Through the use of connected meters and software tools, utilities may define certain levels of service to those who are past due. This level of service will power vital features of a household, such as the refrigerator, a medical device, or limited heating or cooling. If the household goes above this agreed-upon level, the power is shut off for a brief period of time, then resets and comes back online at the load limit. This solution is an option that allows households in arrears to maintain vital electric service for their needs as they get back on their feet, and in a position to pay their bill fully and restore full power.

Service Limiting

Service Limiting is a solution that was developed in conjunction with a utility in Minnesota which is prohibited from disconnecting power during the winter months due to extreme and frigid temperatures. This feature is distinct from Load Limiting in that the utility delivers its full power service to a household at the usual level but then disconnects power for a defined period of time.

Pre-Pay
By putting customers more in control of their debt payment, a Pre-Pay system incentivizes households to stay current. Through this solution, customers opt into a program in which they pre-pay an amount that the utility draws against, and can track their status on a mobile app. They can also set their own limits, utilizing Load Limiting, in order to reduce their bill and make their funds last longer. With payment plans self-managed by the customer through Pre-Pay, utilities can decrease these large arrearages over time without having to cut service completely.

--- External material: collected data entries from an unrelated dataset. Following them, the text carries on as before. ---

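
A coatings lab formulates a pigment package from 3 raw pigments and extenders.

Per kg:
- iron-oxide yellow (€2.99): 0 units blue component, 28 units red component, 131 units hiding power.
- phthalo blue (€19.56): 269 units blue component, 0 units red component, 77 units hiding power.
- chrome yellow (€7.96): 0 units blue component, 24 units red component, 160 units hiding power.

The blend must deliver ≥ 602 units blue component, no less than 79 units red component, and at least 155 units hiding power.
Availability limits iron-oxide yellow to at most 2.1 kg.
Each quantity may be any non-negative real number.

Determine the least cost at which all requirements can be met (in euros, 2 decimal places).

€56.75

Let x1 = kg of iron-oxide yellow, x2 = kg of phthalo blue, x3 = kg of chrome yellow.
Minimize 2.99x1 + 19.56x2 + 7.96x3 with:
  269x2 ≥ 602   (blue component)
  28x1 + 24x3 ≥ 79   (red component)
  131x1 + 77x2 + 160x3 ≥ 155   (hiding power)
  x1 ≤ 2.1
  x1, x2, x3 ≥ 0.
The optimal mix uses every input. The blue component, red component, the iron-oxide yellow cap requirements are met with equality.
Solving gives x1 = 2.1, x2 = 2.238, x3 = 0.8417.
Total cost: 2.99·2.1 + 19.56·2.238 + 7.96·0.8417 = 56.7542.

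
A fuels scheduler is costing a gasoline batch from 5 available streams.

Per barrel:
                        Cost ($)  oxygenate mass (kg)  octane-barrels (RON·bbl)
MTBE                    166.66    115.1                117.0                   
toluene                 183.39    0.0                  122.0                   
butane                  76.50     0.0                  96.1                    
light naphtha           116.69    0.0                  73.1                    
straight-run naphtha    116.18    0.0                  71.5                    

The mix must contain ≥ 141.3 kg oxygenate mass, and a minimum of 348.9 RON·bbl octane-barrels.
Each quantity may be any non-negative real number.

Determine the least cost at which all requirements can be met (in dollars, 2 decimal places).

$368.00

Treat it as an LP. Let x1 = barrels of MTBE, x2 = barrels of toluene, x3 = barrels of butane, x4 = barrels of light naphtha, x5 = barrels of straight-run naphtha.
Minimize 166.66x1 + 183.39x2 + 76.5x3 + 116.69x4 + 116.18x5 subject to:
  115.1x1 ≥ 141.3   (oxygenate mass)
  117x1 + 122x2 + 96.1x3 + 73.1x4 + 71.5x5 ≥ 348.9   (octane-barrels)
  x1, x2, x3, x4, x5 ≥ 0.
At the optimum only MTBE, butane are positive (toluene, light naphtha, straight-run naphtha = 0). There the oxygenate mass and octane-barrels constraints are tight.
That vertex is x1 = 1.2276, x3 = 2.136.
Hence cost = 166.66·1.2276 + 76.5·2.136 = $367.9958.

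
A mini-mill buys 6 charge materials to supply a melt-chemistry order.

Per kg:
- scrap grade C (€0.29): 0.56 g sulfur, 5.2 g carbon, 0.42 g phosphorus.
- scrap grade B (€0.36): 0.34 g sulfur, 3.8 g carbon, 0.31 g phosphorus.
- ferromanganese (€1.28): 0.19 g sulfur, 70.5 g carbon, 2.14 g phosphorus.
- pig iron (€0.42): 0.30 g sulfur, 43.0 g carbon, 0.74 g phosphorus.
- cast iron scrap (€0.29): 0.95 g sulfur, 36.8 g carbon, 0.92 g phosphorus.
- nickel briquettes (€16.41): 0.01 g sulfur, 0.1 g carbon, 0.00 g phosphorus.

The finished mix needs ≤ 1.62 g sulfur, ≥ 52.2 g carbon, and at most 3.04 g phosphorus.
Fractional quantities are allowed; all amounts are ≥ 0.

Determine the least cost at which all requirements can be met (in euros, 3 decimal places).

Let x1 = kg of scrap grade C, x2 = kg of scrap grade B, x3 = kg of ferromanganese, x4 = kg of pig iron, x5 = kg of cast iron scrap, x6 = kg of nickel briquettes.
min 0.29x1 + 0.36x2 + 1.28x3 + 0.42x4 + 0.29x5 + 16.41x6 s.t.:
  0.56x1 + 0.34x2 + 0.19x3 + 0.3x4 + 0.95x5 + 0.01x6 ≤ 1.62   (sulfur)
  5.2x1 + 3.8x2 + 70.5x3 + 43x4 + 36.8x5 + 0.1x6 ≥ 52.2   (carbon)
  0.42x1 + 0.31x2 + 2.14x3 + 0.74x4 + 0.92x5 ≤ 3.04   (phosphorus)
  x1, x2, x3, x4, x5, x6 ≥ 0.
The cheapest feasible vertex uses only cast iron scrap; scrap grade C, scrap grade B, ferromanganese, pig iron, nickel briquettes are not used. There the carbon constraint is tight.
That vertex is x5 = 1.418.
Total cost: 0.29·1.418 = 0.41122.

€0.411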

To bring its more than 500 delinquent customers out of debt and out of the threat of a power cutoff, Northeastern utilized consistent communication and a Pre-Pay program. Emails, text messages and phone calls were sent during the moratorium, and as it was lifted, physical door knocker announcements were placed at households, encouraging these customers to contact the utility. Most members settled their accounts as the moratorium lifted to avoid losing power services. The remaining 150 households experiencing financial hardship entered into the Pre-Pay program, without any family losing power.

As the Engineering Supervisor at Northeastern REMC, Mitchell believes his team proactively worked through a difficult challenge while simultaneously supporting their members and surrounding community. “We could have been punitive, and effectively disconnected power to people’s homes, but that’s not the way to treat our members,” says Mitchell. “And we’re trying to encourage people to keep this up as Indiana’s winter moratorium kicks in at the end of November. We don’t want them coming out of that moratorium in March with large unpaid bills.”

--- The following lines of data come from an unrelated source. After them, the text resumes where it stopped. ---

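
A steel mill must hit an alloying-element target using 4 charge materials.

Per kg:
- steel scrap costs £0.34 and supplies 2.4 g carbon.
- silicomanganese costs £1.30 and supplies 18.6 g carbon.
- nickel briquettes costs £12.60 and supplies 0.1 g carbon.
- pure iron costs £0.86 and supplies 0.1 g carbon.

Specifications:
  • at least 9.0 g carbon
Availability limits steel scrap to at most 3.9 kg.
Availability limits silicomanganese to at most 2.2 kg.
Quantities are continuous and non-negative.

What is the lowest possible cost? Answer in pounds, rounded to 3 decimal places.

Treat it as an LP. Let x1 = kg of steel scrap, x2 = kg of silicomanganese, x3 = kg of nickel briquettes, x4 = kg of pure iron.
min 0.34x1 + 1.3x2 + 12.6x3 + 0.86x4 s.t.:
  2.4x1 + 18.6x2 + 0.1x3 + 0.1x4 ≥ 9   (carbon)
  x1 ≤ 3.9
  x2 ≤ 2.2
  x1, x2, x3, x4 ≥ 0.
The optimal basis is {silicomanganese}; steel scrap, nickel briquettes, pure iron drop out. There the carbon constraint is tight.
Optimal quantities: silicomanganese = 0.4839 kg.
Objective = 1.3·0.4839 = 0.62907.

£0.629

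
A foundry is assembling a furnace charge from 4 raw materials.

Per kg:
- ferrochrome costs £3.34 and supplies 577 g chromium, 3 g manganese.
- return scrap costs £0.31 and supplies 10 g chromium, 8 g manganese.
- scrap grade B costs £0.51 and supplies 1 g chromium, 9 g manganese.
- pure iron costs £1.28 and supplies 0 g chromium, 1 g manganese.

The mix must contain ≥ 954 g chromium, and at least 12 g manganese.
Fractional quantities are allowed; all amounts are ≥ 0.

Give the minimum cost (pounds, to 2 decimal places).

Let x1 = kg of ferrochrome, x2 = kg of return scrap, x3 = kg of scrap grade B, x4 = kg of pure iron.
min 3.34x1 + 0.31x2 + 0.51x3 + 1.28x4 with:
  577x1 + 10x2 + 1x3 ≥ 954   (chromium)
  3x1 + 8x2 + 9x3 + 1x4 ≥ 12   (manganese)
  x1, x2, x3, x4 ≥ 0.
At the optimum only ferrochrome, return scrap are positive (scrap grade B, pure iron = 0). Binding constraints: chromium and manganese.
So ferrochrome = 1.638 kg, return scrap = 0.8857 kg.
Cost = 3.34·1.638 + 0.31·0.8857 = 5.7455.

£5.75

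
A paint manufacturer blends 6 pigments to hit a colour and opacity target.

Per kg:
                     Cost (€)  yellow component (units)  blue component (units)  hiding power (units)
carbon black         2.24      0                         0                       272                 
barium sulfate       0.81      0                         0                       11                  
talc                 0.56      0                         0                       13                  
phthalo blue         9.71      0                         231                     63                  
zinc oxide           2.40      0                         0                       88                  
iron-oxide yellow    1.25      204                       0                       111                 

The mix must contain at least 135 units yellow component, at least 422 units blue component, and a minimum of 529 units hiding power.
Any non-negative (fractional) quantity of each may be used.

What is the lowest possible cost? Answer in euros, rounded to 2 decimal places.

Let x1 = kg of carbon black, x2 = kg of barium sulfate, x3 = kg of talc, x4 = kg of phthalo blue, x5 = kg of zinc oxide, x6 = kg of iron-oxide yellow.
Minimize 2.24x1 + 0.81x2 + 0.56x3 + 9.71x4 + 2.4x5 + 1.25x6 s.t.:
  204x6 ≥ 135   (yellow component)
  231x4 ≥ 422   (blue component)
  272x1 + 11x2 + 13x3 + 63x4 + 88x5 + 111x6 ≥ 529   (hiding power)
  x1, x2, x3, x4, x5, x6 ≥ 0.
The optimal basis is {carbon black, phthalo blue, iron-oxide yellow}; barium sulfate, talc, zinc oxide drop out. Binding constraints: yellow component, blue component, hiding power.
So carbon black = 1.252 kg, phthalo blue = 1.827 kg, iron-oxide yellow = 0.6618 kg.
Total cost: 2.24·1.252 + 9.71·1.827 + 1.25·0.6618 = 21.3719.

€21.37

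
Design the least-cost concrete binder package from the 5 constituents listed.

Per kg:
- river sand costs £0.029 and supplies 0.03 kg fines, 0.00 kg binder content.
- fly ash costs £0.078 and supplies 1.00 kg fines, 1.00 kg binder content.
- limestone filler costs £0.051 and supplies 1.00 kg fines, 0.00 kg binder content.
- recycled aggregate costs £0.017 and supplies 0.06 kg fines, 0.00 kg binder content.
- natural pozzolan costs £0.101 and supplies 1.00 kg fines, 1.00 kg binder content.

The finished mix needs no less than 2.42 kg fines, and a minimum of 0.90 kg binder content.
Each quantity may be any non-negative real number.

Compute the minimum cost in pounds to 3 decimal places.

This is a linear program. Let x1 = kg of river sand, x2 = kg of fly ash, x3 = kg of limestone filler, x4 = kg of recycled aggregate, x5 = kg of natural pozzolan.
Minimize 0.029x1 + 0.078x2 + 0.051x3 + 0.017x4 + 0.101x5 s.t.:
  0.03x1 + 1x2 + 1x3 + 0.06x4 + 1x5 ≥ 2.42   (fines)
  1x2 + 1x5 ≥ 0.9   (binder content)
  x1, x2, x3, x4, x5 ≥ 0.
At the optimum only fly ash, limestone filler are positive (river sand, recycled aggregate, natural pozzolan = 0). There the fines and binder content constraints are tight.
So fly ash = 0.9 kg, limestone filler = 1.52 kg.
Cost = 0.078·0.9 + 0.051·1.52 = 0.14772.

£0.148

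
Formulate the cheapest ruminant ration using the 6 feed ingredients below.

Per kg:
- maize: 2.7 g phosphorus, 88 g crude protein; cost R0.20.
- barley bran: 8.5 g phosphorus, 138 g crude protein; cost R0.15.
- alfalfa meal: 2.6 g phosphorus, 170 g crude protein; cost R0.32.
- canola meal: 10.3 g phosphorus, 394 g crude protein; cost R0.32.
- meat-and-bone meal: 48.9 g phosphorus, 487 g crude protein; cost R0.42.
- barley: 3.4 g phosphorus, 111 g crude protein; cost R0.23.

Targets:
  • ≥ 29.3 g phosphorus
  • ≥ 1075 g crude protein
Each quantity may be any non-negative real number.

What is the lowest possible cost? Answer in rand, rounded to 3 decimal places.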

The solutions and example outlined above are humane and respectful ways for utilities to engage with their customers who are in arrears. They put no one’s health at risk, and they make good business sense. Best of all, they are software-driven, leveraging the data supplied by Tantalus’ smart grid solutions.

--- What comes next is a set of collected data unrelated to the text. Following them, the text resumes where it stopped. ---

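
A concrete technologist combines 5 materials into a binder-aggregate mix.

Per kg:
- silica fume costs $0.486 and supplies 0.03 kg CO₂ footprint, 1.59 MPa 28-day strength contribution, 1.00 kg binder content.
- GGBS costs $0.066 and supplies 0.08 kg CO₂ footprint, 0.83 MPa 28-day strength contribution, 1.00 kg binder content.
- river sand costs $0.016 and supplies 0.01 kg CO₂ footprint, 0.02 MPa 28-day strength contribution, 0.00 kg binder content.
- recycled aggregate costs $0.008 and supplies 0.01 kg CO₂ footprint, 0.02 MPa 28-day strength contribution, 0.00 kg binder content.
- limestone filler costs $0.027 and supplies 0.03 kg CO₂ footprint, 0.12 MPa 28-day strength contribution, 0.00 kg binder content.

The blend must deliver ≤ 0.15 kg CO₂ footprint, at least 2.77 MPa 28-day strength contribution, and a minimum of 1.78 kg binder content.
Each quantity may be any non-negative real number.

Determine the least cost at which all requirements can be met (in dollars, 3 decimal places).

This is a linear program. Let x1 = kg of silica fume, x2 = kg of GGBS, x3 = kg of river sand, x4 = kg of recycled aggregate, x5 = kg of limestone filler.
min 0.486x1 + 0.066x2 + 0.016x3 + 0.008x4 + 0.027x5 s.t.:
  0.03x1 + 0.08x2 + 0.01x3 + 0.01x4 + 0.03x5 ≤ 0.15   (CO₂ footprint)
  1.59x1 + 0.83x2 + 0.02x3 + 0.02x4 + 0.12x5 ≥ 2.77   (28-day strength contribution)
  1x1 + 1x2 ≥ 1.78   (binder content)
  x1, x2, x3, x4, x5 ≥ 0.
At the optimum only silica fume, GGBS are positive (river sand, recycled aggregate, limestone filler = 0). There the CO₂ footprint and 28-day strength contribution constraints are tight.
So silica fume = 0.9492 kg, GGBS = 1.519 kg.
Hence cost = 0.486·0.9492 + 0.066·1.519 = $0.56157.

$0.562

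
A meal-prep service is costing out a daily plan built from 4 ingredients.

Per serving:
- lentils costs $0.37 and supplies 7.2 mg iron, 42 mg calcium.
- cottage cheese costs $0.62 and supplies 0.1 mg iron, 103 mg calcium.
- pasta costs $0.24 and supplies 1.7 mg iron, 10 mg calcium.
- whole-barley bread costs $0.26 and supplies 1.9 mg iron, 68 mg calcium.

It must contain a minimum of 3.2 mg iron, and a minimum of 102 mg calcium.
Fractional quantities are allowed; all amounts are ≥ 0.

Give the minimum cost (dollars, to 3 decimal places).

$0.402

Set it up as a linear program. Let x1 = servings of lentils, x2 = servings of cottage cheese, x3 = servings of pasta, x4 = servings of whole-barley bread.
Minimize 0.37x1 + 0.62x2 + 0.24x3 + 0.26x4 with:
  7.2x1 + 0.1x2 + 1.7x3 + 1.9x4 ≥ 3.2   (iron)
  42x1 + 103x2 + 10x3 + 68x4 ≥ 102   (calcium)
  x1, x2, x3, x4 ≥ 0.
The minimum-cost mix takes nothing from cottage cheese, pasta — only lentils, whole-barley bread. The iron and calcium requirements are met with equality.
So lentils = 0.05808 servings, whole-barley bread = 1.464 servings.
Total cost: 0.37·0.05808 + 0.26·1.464 = 0.40213.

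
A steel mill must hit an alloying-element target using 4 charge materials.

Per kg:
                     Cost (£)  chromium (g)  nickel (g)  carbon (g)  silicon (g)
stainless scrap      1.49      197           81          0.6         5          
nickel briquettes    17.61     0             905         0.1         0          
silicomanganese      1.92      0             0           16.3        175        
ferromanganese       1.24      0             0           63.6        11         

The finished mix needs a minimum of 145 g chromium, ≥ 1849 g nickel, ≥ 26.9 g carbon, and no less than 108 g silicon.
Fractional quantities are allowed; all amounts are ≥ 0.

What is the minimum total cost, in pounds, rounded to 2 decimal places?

£34.27

Treat it as an LP. Let x1 = kg of stainless scrap, x2 = kg of nickel briquettes, x3 = kg of silicomanganese, x4 = kg of ferromanganese.
Minimize 1.49x1 + 17.61x2 + 1.92x3 + 1.24x4 s.t.:
  197x1 ≥ 145   (chromium)
  81x1 + 905x2 ≥ 1849   (nickel)
  0.6x1 + 0.1x2 + 16.3x3 + 63.6x4 ≥ 26.9   (carbon)
  5x1 + 175x3 + 11x4 ≥ 108   (silicon)
  x1, x2, x3, x4 ≥ 0.
The cheapest feasible vertex uses only stainless scrap, ferromanganese; nickel briquettes, silicomanganese are not used. There the nickel and carbon constraints are tight.
Solving gives x1 = 22.83, x4 = 0.2076.
Cost = 1.49·22.83 + 1.24·0.2076 = 34.2741.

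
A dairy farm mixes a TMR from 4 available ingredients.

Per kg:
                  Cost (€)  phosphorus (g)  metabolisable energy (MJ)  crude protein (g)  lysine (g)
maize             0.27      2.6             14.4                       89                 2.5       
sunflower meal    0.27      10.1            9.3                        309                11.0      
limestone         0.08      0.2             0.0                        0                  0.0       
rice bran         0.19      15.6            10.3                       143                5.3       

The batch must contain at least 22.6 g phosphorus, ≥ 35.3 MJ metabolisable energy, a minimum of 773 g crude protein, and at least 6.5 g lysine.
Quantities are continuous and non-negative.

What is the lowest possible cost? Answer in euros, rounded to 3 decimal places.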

To get through this unprecedented national and global challenge, we need to look out for one another as best we can. Public power and electric cooperative utilities have a role to play in how communities pull together. Many are already stepping up to help impacted customers keep their electricity on and enlist in payment plans. The most vulnerable among us need help—not a handout – and definitely not the punishment of losing vital household power due to no fault of their own. Data-driven software solutions empower utilities to treat their customers and members in a humane and respectful manner to help individuals steady their households and retain their dignity. It’s the right thing to do in times like these, and the right thing to do going forward.